Indeed, San Francisco’s “Doom Loop” route offers people a first-hand look at the city’s descent into homelessness, drug use and urban decay.
Prompted by a local journalist who organized a tour of the California city’s most devastated areas, The Post walked the proposed route to see if “San Francisco’s worst” was actually on offer.
Community activist JJ Smith acted generously as an ad hoc guide to the “sights” on a 1.5-mile trip that took in City Hall, Union Square, the Mid-Market and the Tenderloin District — areas where Typically, a one-bedroom apartment sells for $750,000 and up.
The once bustling Market Street and Union Square neighborhoods were home to prestigious stores like Nordstrom Rack and Old Navy until they recently abandoned them.
Save for a few solitary mannequins staring lonely out of the windows, floors and floors of completely empty space in various storefronts are visible from the street.
As of January 2020, half of retailers have moved out of downtown due to declining sales and lack of foot traffic and tourism. Of those that remain, even Ross Dress for Less now has “enhanced security” in the form of bag checks and security guards at all exits.
The market was also one of the few places along the route where you could spot a few bored-looking police officers.
Homeless people have moved in to take advantage of the empty shell and sleep in front of the vacant shops, setting up a tent city on the sidewalk for most of the street.
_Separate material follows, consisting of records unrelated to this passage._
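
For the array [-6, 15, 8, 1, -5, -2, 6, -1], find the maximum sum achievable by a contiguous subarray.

Using Kadane's algorithm on [-6, 15, 8, 1, -5, -2, 6, -1]:

Scanning through the array:
Position 1 (value 15): max_ending_here = 15, max_so_far = 15
Position 2 (value 8): max_ending_here = 23, max_so_far = 23
Position 3 (value 1): max_ending_here = 24, max_so_far = 24
Position 4 (value -5): max_ending_here = 19, max_so_far = 24
Position 5 (value -2): max_ending_here = 17, max_so_far = 24
Position 6 (value 6): max_ending_here = 23, max_so_far = 24
Position 7 (value -1): max_ending_here = 22, max_so_far = 24

Maximum subarray: [15, 8, 1]
Maximum sum: 24

The maximum subarray is [15, 8, 1] with sum 24. This subarray runs from index 1 to index 3.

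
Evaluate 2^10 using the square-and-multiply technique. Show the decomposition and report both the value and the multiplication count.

Computing 2^10 by squaring (build up from 2^1; each line after the first costs one multiplication):

2^1 = 2
2^2 = (2^1)^2 = 2^2 = 4
2^4 = (2^2)^2 = 4^2 = 16
2^5 = 2 * 2^4 = 2 * 16 = 32
2^10 = (2^5)^2 = 32^2 = 1024

Result: 1024
Multiplications needed: 4 (4 lines after 2^1)

2^10 = 1024. Using exponentiation by squaring, this requires 4 multiplications. The key idea: if the exponent is even, square the half-power; if odd, multiply by the base once.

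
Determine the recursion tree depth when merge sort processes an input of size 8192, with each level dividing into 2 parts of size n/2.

For divide and conquer with division factor 2:

Problem sizes at each level:
Level 0: 8192
Level 1: 4096
Level 2: 2048
Level 3: 1024
Level 4: 512
Level 5: 256
Level 6: 128
Level 7: 64
Level 8: 32
Level 9: 16
Level 10: 8
Level 11: 4
Level 12: 2
Level 13: 1

The root is level 0 and the size-1 base case is level 13 (the tree spans levels 0 through 13, i.e. 14 levels counting the root), so the depth is the number of divisions: log_2(8192) = 13

The recursion tree depth is log_2(8192) = 13. At each level, the problem size is divided by 2, so it takes 13 divisions to reduce to a base case of size 1. The algorithm makes 2 recursive calls at each level.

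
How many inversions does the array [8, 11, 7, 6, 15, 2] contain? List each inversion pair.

Finding inversions in [8, 11, 7, 6, 15, 2]:

(0, 2): arr[0]=8 > arr[2]=7
(0, 3): arr[0]=8 > arr[3]=6
(0, 5): arr[0]=8 > arr[5]=2
(1, 2): arr[1]=11 > arr[2]=7
(1, 3): arr[1]=11 > arr[3]=6
(1, 5): arr[1]=11 > arr[5]=2
(2, 3): arr[2]=7 > arr[3]=6
(2, 5): arr[2]=7 > arr[5]=2
(3, 5): arr[3]=6 > arr[5]=2
(4, 5): arr[4]=15 > arr[5]=2

Total inversions: 10

The array has 10 inversion(s): (0,2), (0,3), (0,5), (1,2), (1,3), (1,5), (2,3), (2,5), (3,5), (4,5). Each pair (i,j) satisfies i < j and arr[i] > arr[j].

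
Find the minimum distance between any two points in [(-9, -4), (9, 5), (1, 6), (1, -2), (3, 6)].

Computing all pairwise distances among 5 points:

d((-9, -4), (9, 5)) = 20.1246
d((-9, -4), (1, 6)) = 14.1421
d((-9, -4), (1, -2)) = 10.198
d((-9, -4), (3, 6)) = 15.6205
d((9, 5), (1, 6)) = 8.0623
d((9, 5), (1, -2)) = 10.6301
d((9, 5), (3, 6)) = 6.0828
d((1, 6), (1, -2)) = 8.0
d((1, 6), (3, 6)) = 2.0 <-- minimum
d((1, -2), (3, 6)) = 8.2462

Closest pair: (1, 6) and (3, 6) with distance 2.0

The closest pair is (1, 6) and (3, 6) with Euclidean distance 2.0. For 5 points, brute-force pairwise comparison is shown above. For large n, the divide-and-conquer algorithm (sort by x, recurse on halves, check the dividing strip) achieves O(n log n).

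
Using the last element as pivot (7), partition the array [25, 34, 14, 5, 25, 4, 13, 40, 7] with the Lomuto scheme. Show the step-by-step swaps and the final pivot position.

Lomuto partition with pivot = 7:

Initial array: [25, 34, 14, 5, 25, 4, 13, 40, 7]

arr[0]=25 > 7: no swap
arr[1]=34 > 7: no swap
arr[2]=14 > 7: no swap
arr[3]=5 <= 7: swap with position 0, array becomes [5, 34, 14, 25, 25, 4, 13, 40, 7]
arr[4]=25 > 7: no swap
arr[5]=4 <= 7: swap with position 1, array becomes [5, 4, 14, 25, 25, 34, 13, 40, 7]
arr[6]=13 > 7: no swap
arr[7]=40 > 7: no swap

Place pivot at position 2: [5, 4, 7, 25, 25, 34, 13, 40, 14]
Pivot position: 2

After partitioning with pivot 7, the array becomes [5, 4, 7, 25, 25, 34, 13, 40, 14]. The pivot is placed at index 2. All elements to the left of the pivot are <= 7, and all elements to the right are > 7.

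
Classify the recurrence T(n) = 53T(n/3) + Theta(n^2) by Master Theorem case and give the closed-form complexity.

Master Theorem for T(n) = 53T(n/3) + O(n^2):

a = 53, b = 3, c = 2
log_b(a) = log_3(53) = 3.6139

Case 1: c = 2 < log_3(53) = 3.6139
T(n) = O(n^(log_3 53))

For T(n) = 53T(n/3) + O(n^2): log_3(53) = 3.6139. This is Case 1 of the Master Theorem (c < log_b(a), work dominated by leaves), giving O(n^(log_3 53)).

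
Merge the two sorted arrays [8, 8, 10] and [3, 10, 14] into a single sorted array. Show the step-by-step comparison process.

Merging process:

Compare 8 vs 3: take 3 from right. Merged: [3]
Compare 8 vs 10: take 8 from left. Merged: [3, 8]
Compare 8 vs 10: take 8 from left. Merged: [3, 8, 8]
Compare 10 vs 10: take 10 from left. Merged: [3, 8, 8, 10]
Append remaining from right: [10, 14]. Merged: [3, 8, 8, 10, 10, 14]

Final merged array: [3, 8, 8, 10, 10, 14]
Total comparisons: 4

The merged array is [3, 8, 8, 10, 10, 14], requiring 4 comparisons. The merge step runs in O(n) time where n is the total number of elements.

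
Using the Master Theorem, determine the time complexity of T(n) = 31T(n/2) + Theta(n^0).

Master Theorem for T(n) = 31T(n/2) + O(n^0):

a = 31, b = 2, c = 0
log_b(a) = log_2(31) = 4.9542

Case 1: c = 0 < log_2(31) = 4.9542
T(n) = O(n^(log_2 31))

For T(n) = 31T(n/2) + O(n^0): log_2(31) = 4.9542. This is Case 1 of the Master Theorem (c < log_b(a), work dominated by leaves), giving O(n^(log_2 31)).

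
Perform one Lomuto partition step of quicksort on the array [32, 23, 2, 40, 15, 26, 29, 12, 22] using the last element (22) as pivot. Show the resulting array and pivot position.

Lomuto partition with pivot = 22:

Initial array: [32, 23, 2, 40, 15, 26, 29, 12, 22]

arr[0]=32 > 22: no swap
arr[1]=23 > 22: no swap
arr[2]=2 <= 22: swap with position 0, array becomes [2, 23, 32, 40, 15, 26, 29, 12, 22]
arr[3]=40 > 22: no swap
arr[4]=15 <= 22: swap with position 1, array becomes [2, 15, 32, 40, 23, 26, 29, 12, 22]
arr[5]=26 > 22: no swap
arr[6]=29 > 22: no swap
arr[7]=12 <= 22: swap with position 2, array becomes [2, 15, 12, 40, 23, 26, 29, 32, 22]

Place pivot at position 3: [2, 15, 12, 22, 23, 26, 29, 32, 40]
Pivot position: 3

After partitioning with pivot 22, the array becomes [2, 15, 12, 22, 23, 26, 29, 32, 40]. The pivot is placed at index 3. All elements to the left of the pivot are <= 22, and all elements to the right are > 22.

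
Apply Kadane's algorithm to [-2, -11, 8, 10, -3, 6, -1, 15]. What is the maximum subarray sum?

Using Kadane's algorithm on [-2, -11, 8, 10, -3, 6, -1, 15]:

Scanning through the array:
Position 1 (value -11): max_ending_here = -11, max_so_far = -2
Position 2 (value 8): max_ending_here = 8, max_so_far = 8
Position 3 (value 10): max_ending_here = 18, max_so_far = 18
Position 4 (value -3): max_ending_here = 15, max_so_far = 18
Position 5 (value 6): max_ending_here = 21, max_so_far = 21
Position 6 (value -1): max_ending_here = 20, max_so_far = 21
Position 7 (value 15): max_ending_here = 35, max_so_far = 35

Maximum subarray: [8, 10, -3, 6, -1, 15]
Maximum sum: 35

The maximum subarray is [8, 10, -3, 6, -1, 15] with sum 35. This subarray runs from index 2 to index 7.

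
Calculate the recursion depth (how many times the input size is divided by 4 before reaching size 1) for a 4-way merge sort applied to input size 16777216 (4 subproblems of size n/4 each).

For divide and conquer with division factor 4:

Problem sizes at each level:
Level 0: 16777216
Level 1: 4194304
Level 2: 1048576
Level 3: 262144
Level 4: 65536
Level 5: 16384
Level 6: 4096
Level 7: 1024
Level 8: 256
Level 9: 64
Level 10: 16
Level 11: 4
Level 12: 1

The root is level 0 and the size-1 base case is level 12 (the tree spans levels 0 through 12, i.e. 13 levels counting the root), so the depth is the number of divisions: log_4(16777216) = 12

The recursion tree depth is log_4(16777216) = 12. At each level, the problem size is divided by 4, so it takes 12 divisions to reduce to a base case of size 1. The algorithm makes 4 recursive calls at each level.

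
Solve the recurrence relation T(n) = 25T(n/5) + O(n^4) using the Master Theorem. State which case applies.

Master Theorem for T(n) = 25T(n/5) + O(n^4):

a = 25, b = 5, c = 4
log_b(a) = log_5(25) = 2.0000

Case 3: c = 4 > log_5(25) = 2.0000
T(n) = O(n^4) = O(n^4)

For T(n) = 25T(n/5) + O(n^4): log_5(25) = 2.0000. This is Case 3 of the Master Theorem (c > log_b(a), work dominated by root), giving O(n^4).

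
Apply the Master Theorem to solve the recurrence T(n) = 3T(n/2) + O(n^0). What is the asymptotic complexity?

Master Theorem for T(n) = 3T(n/2) + O(n^0):

a = 3, b = 2, c = 0
log_b(a) = log_2(3) = 1.5850

Case 1: c = 0 < log_2(3) = 1.5850
T(n) = O(n^(log_2 3))

For T(n) = 3T(n/2) + O(n^0): log_2(3) = 1.5850. This is Case 1 of the Master Theorem (c < log_b(a), work dominated by leaves), giving O(n^(log_2 3)).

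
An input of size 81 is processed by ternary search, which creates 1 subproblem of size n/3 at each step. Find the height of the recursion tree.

For divide and conquer with division factor 3:

Problem sizes at each level:
Level 0: 81
Level 1: 27
Level 2: 9
Level 3: 3
Level 4: 1

The root is level 0 and the size-1 base case is level 4 (the tree spans levels 0 through 4, i.e. 5 levels counting the root), so the depth is the number of divisions: log_3(81) = 4

The recursion tree depth is log_3(81) = 4. At each level, the problem size is divided by 3, so it takes 4 divisions to reduce to a base case of size 1. The algorithm makes 1 recursive call at each level.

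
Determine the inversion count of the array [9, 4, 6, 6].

Finding inversions in [9, 4, 6, 6]:

(0, 1): arr[0]=9 > arr[1]=4
(0, 2): arr[0]=9 > arr[2]=6
(0, 3): arr[0]=9 > arr[3]=6

Total inversions: 3

The array has 3 inversion(s): (0,1), (0,2), (0,3). Each pair (i,j) satisfies i < j and arr[i] > arr[j].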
Ironically, some camps are in front of boarded up apartment blocks that used to house affordable housing and are now slated for demolition. Open drug use is rampant around the clock, according to JJ, and people could be heard rustling and shuffling inside the tents, just yards from the pounding afternoon traffic.
The urban void could soon be joined by the four-star Hilton San Francisco Union Square, where rooms are $450 a night, and the Hilton Parc 55 hotel, where rooms are slightly cheaper at $150 a night . Its owner announced in June it would stop paying a $725 million loan that could potentially leave more than 3,000 rooms vacant, though both were still operational this week.
Downtown crime has gotten so bad. Employees working at the nearby Nancy Pelosi Federal Building were recently ordered to stay away “indefinitely” and work from home.
The building is a stone’s throw from the corner of Golden Gate Avenue and Hyde Street in the Tenderloin District, a drug hotspot once the sun goes down.
Every night, dozens of people can be caught shooting up guns or smoking fentanyl-laced foil drug compounds, JJ said.
Smith said he personally administered Narcan — which reverses opioid overdoses — to at least 50 people. Unfortunately, some of them could not be saved.
“It’s hard and really, it just makes me so sad,” Smith said.
“It’s gotten so bad that I stow Narcan in the street when I go my way. Walking down the street I know I have one hidden near the store. And when I go down the other side, I know I’ve got one around the next corner. I stow everything away for easy access because it’s that bad here.”
Smith said he saw officers from the San Francisco Medical Examiner’s Office recently retrieve three bodies from a building where overdoses are common. Multiple overdoses within a few hours are becoming more common, Smith said.
Many of the homeless who collapse on the sidewalk sleep there until cleaners from local nonprofit organizations clear the streets from 5 a.m. to 7 a.m. each morning
In a video Smith showed The Post that he filmed, crew members from the nonprofit Urban Alchemy 360 urged addicts to collect their belongings and stop using drugs while attempting to sweep the sidewalk.
The video also showed Smith trying to wake up a man who was so high from drugs that he couldn’t open his eyes or move while being shaken.
“Come on guys, it’s time,” said a worker with a broom trying to wake a drugged man who passed out.
It’s a vicious cycle that keeps the vicious cycle going.
“They clean up early in the morning so people who have kids can go around and take them to school, but as soon as it gets dark, [the addicts] “Come right back, do drugs, and pass out by morning,” Smith said. “It never ends.”